Scrivener continues to pop up here and there, like Planet Money's Adam Davidson on the Evernote Podcast. Its fans cut across a wide gamut, such as novelists, lawyers, students, professors, and reporters. And now it's even on Windows.

What makes Scrivener so amazing is that it changes long-form writing into something manageable. Instead of scrolling through endless pages of a long document, or trying to create some sort of document map or thumbnail drawer, you have the document split up as you like, and you can navigate and move effortlessly, when and where you like. It can be "chunkified," broken into chunks of material in ways that are useful (and then combined at a later point). You can zoom in and out on the material as you like, getting an eagle's eye view or a very granular view. This is precisely what long-form writing requires. Plus, it passes one of my main tests for a piece of software: IT DOESN'T CRASH.

An interesting experience for many Scrivener users is how many amazing features are under its hood. Many have commented, in blogs or podcasts, at how a "wish it could do this" became a "it does do this!" moment. The software has been extensively thought out, with powerful features that can be discovered with a quick search of the menus or the manual, but without a lot of bloat or endless icons.

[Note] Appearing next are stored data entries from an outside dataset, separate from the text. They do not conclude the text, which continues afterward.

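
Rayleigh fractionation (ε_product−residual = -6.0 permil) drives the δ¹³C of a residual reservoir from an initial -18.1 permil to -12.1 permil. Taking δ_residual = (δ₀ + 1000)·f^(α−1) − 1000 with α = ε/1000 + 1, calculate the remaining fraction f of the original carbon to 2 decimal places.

α − 1 = ε/1000 = -0.0060
(δ_res + 1000)/(δ₀ + 1000) = (-12.1 + 1000)/(-18.1 + 1000) = 987.9/981.9 = 1.006111
f = 1.006111^(1/-0.0060) = exp(ln(1.006111)/-0.0060) = exp(0.00609/-0.0060)
f = exp(-1.0153) = 0.3623

0.36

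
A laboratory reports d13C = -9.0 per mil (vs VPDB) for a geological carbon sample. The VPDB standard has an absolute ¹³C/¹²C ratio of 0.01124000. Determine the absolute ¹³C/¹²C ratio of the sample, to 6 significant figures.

0.0111388

R_sample = R_standard × (d13C/1000 + 1)
R_sample = 0.01124000 × (-9.0/1000 + 1) = 0.01124000 × 0.991000
R_sample = 0.0111388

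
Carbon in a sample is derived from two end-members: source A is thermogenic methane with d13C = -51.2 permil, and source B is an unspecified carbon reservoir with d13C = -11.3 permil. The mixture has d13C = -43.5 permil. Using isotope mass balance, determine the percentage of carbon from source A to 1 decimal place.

80.7%

δ_mix = f_A·δ_A + (1 − f_A)·δ_B  ⇒  f_A = (δ_mix − δ_B)/(δ_A − δ_B)
f_A = (-43.5 − (-11.3)) / (-51.2 − (-11.3))
f_A = -32.2 / -39.9 = 0.8070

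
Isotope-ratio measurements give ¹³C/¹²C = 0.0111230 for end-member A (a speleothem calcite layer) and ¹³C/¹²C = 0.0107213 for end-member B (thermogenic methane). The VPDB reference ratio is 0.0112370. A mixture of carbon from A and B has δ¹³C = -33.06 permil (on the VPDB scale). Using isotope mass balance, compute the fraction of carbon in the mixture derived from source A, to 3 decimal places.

0.359

δ_A = (0.0111230/0.0112370 − 1)×1000 = (0.989855 − 1)×1000 = -10.145 permil
δ_B = (0.0107213/0.0112370 − 1)×1000 = (0.954107 − 1)×1000 = -45.893 permil
f_A = (δ_mix − δ_B)/(δ_A − δ_B) = (-33.06 − (-45.893))/(-10.145 − (-45.893))
f_A = 12.833 / 35.748 = 0.3590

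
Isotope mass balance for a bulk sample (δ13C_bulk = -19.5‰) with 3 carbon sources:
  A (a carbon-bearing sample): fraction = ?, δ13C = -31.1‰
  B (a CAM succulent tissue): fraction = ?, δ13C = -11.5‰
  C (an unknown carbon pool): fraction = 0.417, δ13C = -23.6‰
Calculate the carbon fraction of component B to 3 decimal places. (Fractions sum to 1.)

0.432

Let f_B and f_A be the unknown fractions; fractions sum to 1 so f_B + f_A = 0.583.
Mass balance: Σ fᵢ·δᵢ = δ_bulk ⇒ f_B·(-11.5) + f_A·(-31.1) = -19.5 − (-9.841) = -9.659
Substitute f_A = 0.583 − f_B:
f_B·(-11.5 − -31.1) = -9.659 − 0.583×(-31.1) = 8.473
f_B = 8.473 / 19.6 = 0.4323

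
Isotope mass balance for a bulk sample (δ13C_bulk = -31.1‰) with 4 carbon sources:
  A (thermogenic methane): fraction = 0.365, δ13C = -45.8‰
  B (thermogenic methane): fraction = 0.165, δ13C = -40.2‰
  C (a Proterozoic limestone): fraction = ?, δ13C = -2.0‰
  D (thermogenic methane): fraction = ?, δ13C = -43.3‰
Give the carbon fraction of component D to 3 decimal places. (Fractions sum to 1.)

Let f_D and f_C be the unknown fractions; fractions sum to 1 so f_D + f_C = 0.470.
Mass balance: Σ fᵢ·δᵢ = δ_bulk ⇒ f_D·(-43.3) + f_C·(-2.0) = -31.1 − (-23.350) = -7.750
Substitute f_C = 0.470 − f_D:
f_D·(-43.3 − -2.0) = -7.750 − 0.470×(-2.0) = -6.810
f_D = -6.810 / -41.3 = 0.1649

0.165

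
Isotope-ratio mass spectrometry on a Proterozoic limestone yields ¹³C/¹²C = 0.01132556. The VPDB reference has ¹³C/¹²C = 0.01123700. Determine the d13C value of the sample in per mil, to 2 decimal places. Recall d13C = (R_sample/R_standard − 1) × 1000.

7.88 per mil

d13C = (R_sample / R_standard − 1) × 1000
R_sample / R_standard = 0.01132556 / 0.01123700 = 1.007881
d13C = (1.007881 − 1) × 1000 = 7.881 per mil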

I had a "it does do this!" moment not long ago, when I was wanting to search and modify the synopses of a project while in another section of the project – Scrivener can do precisely that, allowing you to edit the found synopsis from within the search panel. This means you don't navigate away from your current place; you can search, edit and add, close, and keep going. Amazing! Quick References are also terrific, they allow you to open different parts of a project in mini-windows, so that you can work on multiple sections at the same time.